The irony could not be starker. As New Delhi keeps politicising the peaceful nuclear programme in Pakistan monitored by the international community, its own companies are secretly feeding supply chains that are supporting the Iranian ballistic ambitions. The nuclear infrastructure of Pakistan, which is a part of the IAEA protection, is one of the most strictly controlled in the world. India, in turn, is increasingly coming under scrutiny; not only for its domestic safety shortcomings, but also its role in the global proliferation networks of the private actors.

What makes this episode more consequential is the silence that follows. Neither the Indian government nor its media, which is otherwise very vocal about regional security, have offered explanations.

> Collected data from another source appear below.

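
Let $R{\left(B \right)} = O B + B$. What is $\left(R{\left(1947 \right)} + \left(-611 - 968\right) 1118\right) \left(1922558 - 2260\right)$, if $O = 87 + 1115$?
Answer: $1107856401862$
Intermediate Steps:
$O = 1202$
$R{\left(B \right)} = 1203 B$ ($R{\left(B \right)} = 1202 B + B = 1203 B$)
$\left(R{\left(1947 \right)} + \left(-611 - 968\right) 1118\right) \left(1922558 - 2260\right) = \left(1203 \cdot 1947 + \left(-611 - 968\right) 1118\right) \left(1922558 - 2260\right) = \left(2342241 - 1765322\right) 1920298 = 576919 \cdot 1920298 = 1107856401862$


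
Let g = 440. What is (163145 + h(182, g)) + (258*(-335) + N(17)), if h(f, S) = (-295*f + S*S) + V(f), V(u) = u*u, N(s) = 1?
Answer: 249750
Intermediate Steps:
V(u) = u**2
h(f, S) = S**2 + f**2 - 295*f (h(f, S) = (-295*f + S*S) + f**2 = (-295*f + S**2) + f**2 = (S**2 - 295*f) + f**2 = S**2 + f**2 - 295*f)
(163145 + h(182, g)) + (258*(-335) + N(17)) = (163145 + (440**2 + 182**2 - 295*182)) + (258*(-335) + 1) = (163145 + (193600 + 33124 - 53690)) + (-86430 + 1) = (163145 + 173034) - 86429 = 336179 - 86429 = 249750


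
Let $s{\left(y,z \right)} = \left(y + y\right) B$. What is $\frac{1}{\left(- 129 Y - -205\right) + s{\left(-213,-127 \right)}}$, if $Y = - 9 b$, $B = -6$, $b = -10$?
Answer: $- \frac{1}{8849} \approx -0.00011301$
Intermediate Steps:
$Y = 90$ ($Y = \left(-9\right) \left(-10\right) = 90$)
$s{\left(y,z \right)} = - 12 y$ ($s{\left(y,z \right)} = \left(y + y\right) \left(-6\right) = 2 y \left(-6\right) = - 12 y$)
$\frac{1}{\left(- 129 Y - -205\right) + s{\left(-213,-127 \right)}} = \frac{1}{\left(\left(-129\right) 90 - -205\right) - -2556} = \frac{1}{\left(-11610 + 205\right) + 2556} = \frac{1}{-11405 + 2556} = \frac{1}{-8849} = - \frac{1}{8849}$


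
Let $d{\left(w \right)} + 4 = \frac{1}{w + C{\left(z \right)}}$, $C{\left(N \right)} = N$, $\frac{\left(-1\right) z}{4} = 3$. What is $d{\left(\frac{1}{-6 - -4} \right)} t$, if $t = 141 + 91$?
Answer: $- \frac{23664}{25} \approx -946.56$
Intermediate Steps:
$z = -12$ ($z = \left(-4\right) 3 = -12$)
$t = 232$
$d{\left(w \right)} = -4 + \frac{1}{-12 + w}$ ($d{\left(w \right)} = -4 + \frac{1}{w - 12} = -4 + \frac{1}{-12 + w}$)
$d{\left(\frac{1}{-6 - -4} \right)} t = \frac{49 - \frac{4}{-6 - -4}}{-12 + \frac{1}{-6 - -4}} \cdot 232 = \frac{49 - \frac{4}{-6 + \left(-2 + 6\right)}}{-12 + \frac{1}{-6 + \left(-2 + 6\right)}} 232 = \frac{49 - \frac{4}{-6 + 4}}{-12 + \frac{1}{-6 + 4}} \cdot 232 = \frac{49 - \frac{4}{-2}}{-12 + \frac{1}{-2}} \cdot 232 = \frac{49 - -2}{-12 - \frac{1}{2}} \cdot 232 = \frac{49 + 2}{- \frac{25}{2}} \cdot 232 = \left(- \frac{2}{25}\right) 51 \cdot 232 = \left(- \frac{102}{25}\right) 232 = - \frac{23664}{25}$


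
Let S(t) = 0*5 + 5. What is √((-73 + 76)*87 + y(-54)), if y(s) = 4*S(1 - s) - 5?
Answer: 2*√69 ≈ 16.613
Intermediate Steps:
S(t) = 5 (S(t) = 0 + 5 = 5)
y(s) = 15 (y(s) = 4*5 - 5 = 20 - 5 = 15)
√((-73 + 76)*87 + y(-54)) = √((-73 + 76)*87 + 15) = √(3*87 + 15) = √(261 + 15) = √276 = 2*√69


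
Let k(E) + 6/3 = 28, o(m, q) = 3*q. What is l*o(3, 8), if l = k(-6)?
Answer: 624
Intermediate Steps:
k(E) = 26 (k(E) = -2 + 28 = 26)
l = 26
l*o(3, 8) = 26*(3*8) = 26*24 = 624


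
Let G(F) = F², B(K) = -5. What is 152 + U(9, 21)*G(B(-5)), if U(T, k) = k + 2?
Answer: 727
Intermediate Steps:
U(T, k) = 2 + k
152 + U(9, 21)*G(B(-5)) = 152 + (2 + 21)*(-5)² = 152 + 23*25 = 152 + 575 = 727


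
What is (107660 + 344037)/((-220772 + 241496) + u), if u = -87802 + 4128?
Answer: -451697/62950 ≈ -7.1755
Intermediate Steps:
u = -83674
(107660 + 344037)/((-220772 + 241496) + u) = (107660 + 344037)/((-220772 + 241496) - 83674) = 451697/(20724 - 83674) = 451697/(-62950) = 451697*(-1/62950) = -451697/62950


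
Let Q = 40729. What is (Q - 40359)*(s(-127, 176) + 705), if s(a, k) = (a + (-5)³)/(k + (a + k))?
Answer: 1302178/5 ≈ 2.6044e+5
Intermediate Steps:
s(a, k) = (-125 + a)/(a + 2*k) (s(a, k) = (a - 125)/(a + 2*k) = (-125 + a)/(a + 2*k))
(Q - 40359)*(s(-127, 176) + 705) = (40729 - 40359)*((-125 - 127)/(-127 + 2*176) + 705) = 370*(-252/(-127 + 352) + 705) = 370*(-252/225 + 705) = 370*((1/225)*(-252) + 705) = 370*(-28/25 + 705) = 370*(17597/25) = 1302178/5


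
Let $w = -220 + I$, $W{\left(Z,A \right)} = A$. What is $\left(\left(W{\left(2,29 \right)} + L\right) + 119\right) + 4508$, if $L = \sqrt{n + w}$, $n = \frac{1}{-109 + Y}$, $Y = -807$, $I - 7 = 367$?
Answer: $4656 + \frac{\sqrt{32303427}}{458} \approx 4668.4$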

The same state that accuses others of "nuclear irresponsibility" refuses to acknowledge its own proliferators. This silence is telling. It reflects a deep-seated hypocrisy that Washington, too, can no longer ignore. For years, the US has turned a blind eye to India's questionable record, driven by strategic considerations under the banner of countering China. But the latest sanctions raise a difficult question: how credible is America's nonproliferation policy when its "strategic partner" aids those very threats it seeks to contain?

It is worth recalling that India, remaining outside the Nuclear Non-Proliferation Treaty (NPT), has expanded its weapons programme without full-scope safeguards, and continues to resist transparency measures. The fact that US sanctions have once again traced proliferation materials back to Indian soil exposes the fragility of this façade. The world needs to understand that nuclear responsibility cannot be self-certified but it should be obtained through compliance and accountability.

The US Treasury's move is a wake-up call for both Washington and New Delhi. For the US, it is a reminder that double standards in the enforcement of nonproliferation norms weaken global credibility. For India, it exposes a growing contradiction between its rhetoric and reality. Provided Indian companies remain a channel of approved regimes, the myth of nuclear exceptionalism of India will one day fall on its own contradictions.

Nonproliferation cannot function on selective morality. Bringing Pakistan to book on its nuclear material, which has, on the other hand, stayed secure, calm and guarded, is to weaken the very principles that world security is based on. The US sanctions have also illuminated a deeper truth: proliferation is not confined to so-called "rogue states". It festers where power and privilege grant impunity.

In the end, this episode is a test: of Washington's consistency, of India's integrity, and of the international community's willingness to see beyond political convenience. If the world truly seeks stability, it must confront hypocrisy wherever it exists, even when it wears the mask of partnership.